Believers then move on to killing people who believe in the wrong God. The Crusades are remembered within Islam the way the Holocaust is remembered by Jews: as a bitter murderous effort to destroy a religion and its adherents by triumphalist Christians.
The final variant is when believers slay other believers in the right God.
As Richard Whelan points out in his book Al-Qaedaism: The Threat to Islam, The Threat to the World, more Muslims have been killed by other Muslims down through the centuries than have been killed by Christians, even though Christians have devoted enormous persistence, people and fire-power to the task.
So why is it that we insist that religion is a good thing? How do we convince ourselves, in the face of incontrovertible evidence to the contrary from all over the world, that religion is about peace and tolerance and love, and that without God the world would go to hell in a hand- basket? Big brains have helped create that belief. Dostoevsky’s The Brothers Karamazov is all about the dangers of moral nihilism. The central message is that, in the absence of God, everything evil is permitted.
The problem with this thesis is that history and the present demonstrate the opposite: the presence of God means everything evil is permitted.
Passionate belief in God empowers believers not only to break the laws made by humans, but to break the laws made by the God they claim to believe in.

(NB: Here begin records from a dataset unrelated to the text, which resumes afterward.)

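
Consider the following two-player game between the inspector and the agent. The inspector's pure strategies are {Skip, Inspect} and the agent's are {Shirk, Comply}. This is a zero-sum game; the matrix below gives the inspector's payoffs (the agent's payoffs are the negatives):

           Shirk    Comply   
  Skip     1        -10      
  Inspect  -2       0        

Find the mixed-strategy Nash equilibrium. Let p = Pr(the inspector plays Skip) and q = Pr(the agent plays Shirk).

The inspector's mix must leave the agent indifferent between Shirk and Comply.
  the agent's payoff from Shirk: p·(-1) + (1−p)·2 = -3p + 2
  the agent's payoff from Comply: p·10 + (1−p)·0 = 10p
  -3p + 2 = 10p  ⇒  -13p = -2  ⇒  p = 2/13.
For the inspector to be willing to mix, the inspector must be indifferent between Skip and Inspect, which pins down the agent's mix.
  the inspector's payoff from Skip: q·1 + (1−q)·(-10) = 11q - 10
  the inspector's payoff from Inspect: q·(-2) + (1−q)·0 = -2q
  11q - 10 = -2q  ⇒  13q = 10  ⇒  q = 10/13.

p = 2/13, q = 10/13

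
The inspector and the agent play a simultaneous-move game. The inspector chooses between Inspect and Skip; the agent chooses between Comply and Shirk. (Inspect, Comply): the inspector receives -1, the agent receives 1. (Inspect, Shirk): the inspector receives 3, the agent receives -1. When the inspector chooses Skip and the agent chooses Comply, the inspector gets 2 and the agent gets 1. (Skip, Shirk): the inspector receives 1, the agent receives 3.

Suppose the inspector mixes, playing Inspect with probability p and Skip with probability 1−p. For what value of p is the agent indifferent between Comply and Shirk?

p = 1/2

The agent's indifference between Comply and Shirk determines the inspector's mixing probability p:
  the agent's expected payoff from Comply: p·1 + (1−p)·1 = 1
  the agent's expected payoff from Shirk: p·(-1) + (1−p)·3 = -4p + 3
  1 = -4p + 3  ⇒  4p = 2  ⇒  p = 1/2.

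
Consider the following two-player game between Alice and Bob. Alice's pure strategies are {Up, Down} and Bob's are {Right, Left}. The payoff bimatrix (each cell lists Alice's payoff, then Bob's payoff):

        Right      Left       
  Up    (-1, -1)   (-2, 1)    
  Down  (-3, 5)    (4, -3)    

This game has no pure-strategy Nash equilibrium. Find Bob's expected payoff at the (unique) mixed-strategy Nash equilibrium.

1/5

Set Bob's expected payoff from Right equal to that from Left:
  Bob's payoff from Right: p·(-1) + (1−p)·5 = -6p + 5
  Bob's payoff from Left: p·1 + (1−p)·(-3) = 4p - 3
  -6p + 5 = 4p - 3  ⇒  -10p = -8  ⇒  p = 4/5.
At equilibrium Bob is indifferent across columns, so Bob's payoff equals the payoff from Right: (4/5)·(-1) + (1/5)·5 = 1/5.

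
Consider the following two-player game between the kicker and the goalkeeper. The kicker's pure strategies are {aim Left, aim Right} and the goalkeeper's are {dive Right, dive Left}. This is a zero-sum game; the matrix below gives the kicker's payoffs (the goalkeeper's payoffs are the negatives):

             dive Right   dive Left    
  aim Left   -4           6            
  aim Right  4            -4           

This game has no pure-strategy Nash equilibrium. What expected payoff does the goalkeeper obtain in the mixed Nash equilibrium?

-4/9

In a mixed equilibrium the goalkeeper is indifferent between dive Right and dive Left; this condition fixes p.
  the goalkeeper's payoff from dive Right: p·4 + (1−p)·(-4) = 8p - 4
  the goalkeeper's payoff from dive Left: p·(-6) + (1−p)·4 = -10p + 4
  8p - 4 = -10p + 4  ⇒  18p = 8  ⇒  p = 4/9.
At equilibrium the goalkeeper is indifferent across columns, so the goalkeeper's payoff equals the payoff from dive Right: (4/9)·4 + (5/9)·(-4) = -4/9.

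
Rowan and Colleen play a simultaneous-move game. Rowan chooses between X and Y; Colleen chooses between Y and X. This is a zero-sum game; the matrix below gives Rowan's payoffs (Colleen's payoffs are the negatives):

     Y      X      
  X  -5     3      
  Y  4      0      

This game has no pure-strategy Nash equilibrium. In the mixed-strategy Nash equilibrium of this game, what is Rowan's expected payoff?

Colleen's mix must leave Rowan indifferent between X and Y.
  Rowan's payoff from X: q·(-5) + (1−q)·3 = -8q + 3
  Rowan's payoff from Y: q·4 + (1−q)·0 = 4q
  -8q + 3 = 4q  ⇒  -12q = -3  ⇒  q = 1/4.
At equilibrium Rowan is indifferent across rows, so Rowan's payoff equals the payoff from X: (1/4)·(-5) + (3/4)·3 = 1.

1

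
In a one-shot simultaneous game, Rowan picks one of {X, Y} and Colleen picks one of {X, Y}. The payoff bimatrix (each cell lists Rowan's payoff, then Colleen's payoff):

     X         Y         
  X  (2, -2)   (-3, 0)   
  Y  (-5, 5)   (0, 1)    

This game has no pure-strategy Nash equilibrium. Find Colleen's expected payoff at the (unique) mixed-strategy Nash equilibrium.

Rowan's mix must leave Colleen indifferent between X and Y.
  Colleen's payoff to X: p·(-2) + (1−p)·5 = -7p + 5
  Colleen's payoff to Y: p·0 + (1−p)·1 = -p + 1
  -7p + 5 = -p + 1  ⇒  -6p = -4  ⇒  p = 2/3.
At equilibrium Colleen is indifferent across columns, so Colleen's payoff equals the payoff from X: (2/3)·(-2) + (1/3)·5 = 1/3.

1/3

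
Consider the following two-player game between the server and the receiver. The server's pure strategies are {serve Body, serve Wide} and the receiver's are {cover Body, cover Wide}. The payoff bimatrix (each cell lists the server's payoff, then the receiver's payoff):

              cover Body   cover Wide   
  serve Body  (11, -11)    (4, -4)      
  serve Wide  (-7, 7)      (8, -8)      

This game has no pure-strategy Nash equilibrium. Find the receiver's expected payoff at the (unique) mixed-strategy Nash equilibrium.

-58/11

The receiver's indifference between cover Body and cover Wide determines the server's mixing probability p:
  the receiver's payoff to cover Body: p·(-11) + (1−p)·7 = -18p + 7
  the receiver's payoff to cover Wide: p·(-4) + (1−p)·(-8) = 4p - 8
  -18p + 7 = 4p - 8  ⇒  -22p = -15  ⇒  p = 15/22.
At equilibrium the receiver is indifferent across columns, so the receiver's payoff equals the payoff from cover Body: (15/22)·(-11) + (7/22)·7 = -58/11.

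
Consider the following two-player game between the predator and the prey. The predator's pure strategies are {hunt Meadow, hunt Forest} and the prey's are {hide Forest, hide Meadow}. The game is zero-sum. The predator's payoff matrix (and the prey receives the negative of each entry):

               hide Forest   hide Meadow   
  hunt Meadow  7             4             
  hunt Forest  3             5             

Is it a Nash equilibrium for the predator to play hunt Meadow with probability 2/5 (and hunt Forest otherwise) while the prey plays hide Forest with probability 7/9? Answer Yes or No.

No

Given the prey's mix q = 7/9, the predator's payoff from hunt Meadow is 19/3 but from hunt Forest is 31/9. The predator strictly prefers hunt Meadow, so the predator would not mix.
So the proposed profile is not a Nash equilibrium.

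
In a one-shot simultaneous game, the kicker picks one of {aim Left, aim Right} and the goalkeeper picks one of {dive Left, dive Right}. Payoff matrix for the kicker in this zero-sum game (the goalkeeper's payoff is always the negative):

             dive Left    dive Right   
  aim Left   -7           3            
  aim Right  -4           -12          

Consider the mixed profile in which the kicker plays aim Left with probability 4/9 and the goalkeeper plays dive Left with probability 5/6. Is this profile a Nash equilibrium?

Yes

Check the goalkeeper's indifference given the kicker's mix p = 4/9:
  payoff from dive Left = 16/3; payoff from dive Right = 16/3 — equal.
Check the kicker's indifference given the goalkeeper's mix q = 5/6:
  payoff from aim Left = -16/3; payoff from aim Right = -16/3 — equal.
Both players are indifferent, so neither can profitably deviate.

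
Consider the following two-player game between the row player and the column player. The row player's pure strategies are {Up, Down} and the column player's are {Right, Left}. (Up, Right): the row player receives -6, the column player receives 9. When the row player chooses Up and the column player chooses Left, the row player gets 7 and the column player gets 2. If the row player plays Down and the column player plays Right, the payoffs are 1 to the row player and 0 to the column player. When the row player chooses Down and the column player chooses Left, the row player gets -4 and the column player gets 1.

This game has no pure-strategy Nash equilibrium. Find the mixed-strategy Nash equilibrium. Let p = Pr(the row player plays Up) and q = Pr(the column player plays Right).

p = 1/8, q = 11/18

For the column player to be willing to mix, the column player must be indifferent between Right and Left, which pins down the row player's mix.
  the column player's payoff from Right: p·9 + (1−p)·0 = 9p
  the column player's payoff from Left: p·2 + (1−p)·1 = p + 1
  9p = p + 1  ⇒  8p = 1  ⇒  p = 1/8.
For the row player to be willing to mix, the row player must be indifferent between Up and Down, which pins down the column player's mix.
  the row player's expected payoff from Up: q·(-6) + (1−q)·7 = -13q + 7
  the row player's expected payoff from Down: q·1 + (1−q)·(-4) = 5q - 4
  -13q + 7 = 5q - 4  ⇒  -18q = -11  ⇒  q = 11/18.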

This reality gets watered down by apologists who would like everybody to believe that the vast bulk of believers are good and only a tiny minority of “fundamentalists” who don’t really understand Islam do evil deeds.
That theory feeds our eagerness to be tolerant towards other God-believers and to show interest in their beliefs.
We’re not tolerant at all towards atheists and never show interest in their beliefs or lack of them. We figure that without God in their lives, like a GPS gadget on the dashboard, they find their way only by luck. No credit to them.
Now, unlike Christianity or Juddaism, atheism is not always inherited.
It’s usually decided. Opted for by people brought up in a religious tradition. To so opt requires courage. To opt and then not seek converts requires restraint. (Atheists don’t usually go knocking on doors like Mormons seeking to expand their membership.) To opt to be an atheist and then live an exemplary life, is simple virtue. Atheists do good just because it’s the right thing to do. Not because God is watching, ready to punish or reward in the Hereafter.
We have Holy Days for saints. We have Bank Holidays for banks. We have May Day for the labour force. We have hymns and headscarves and pilgrimages.
In the interests of true diversity, how about an un-Holy Day, where we all down tools, eschew references to our respective faiths and listen to the interesting dispersed minority who don’t want to kill any of us in the name of God?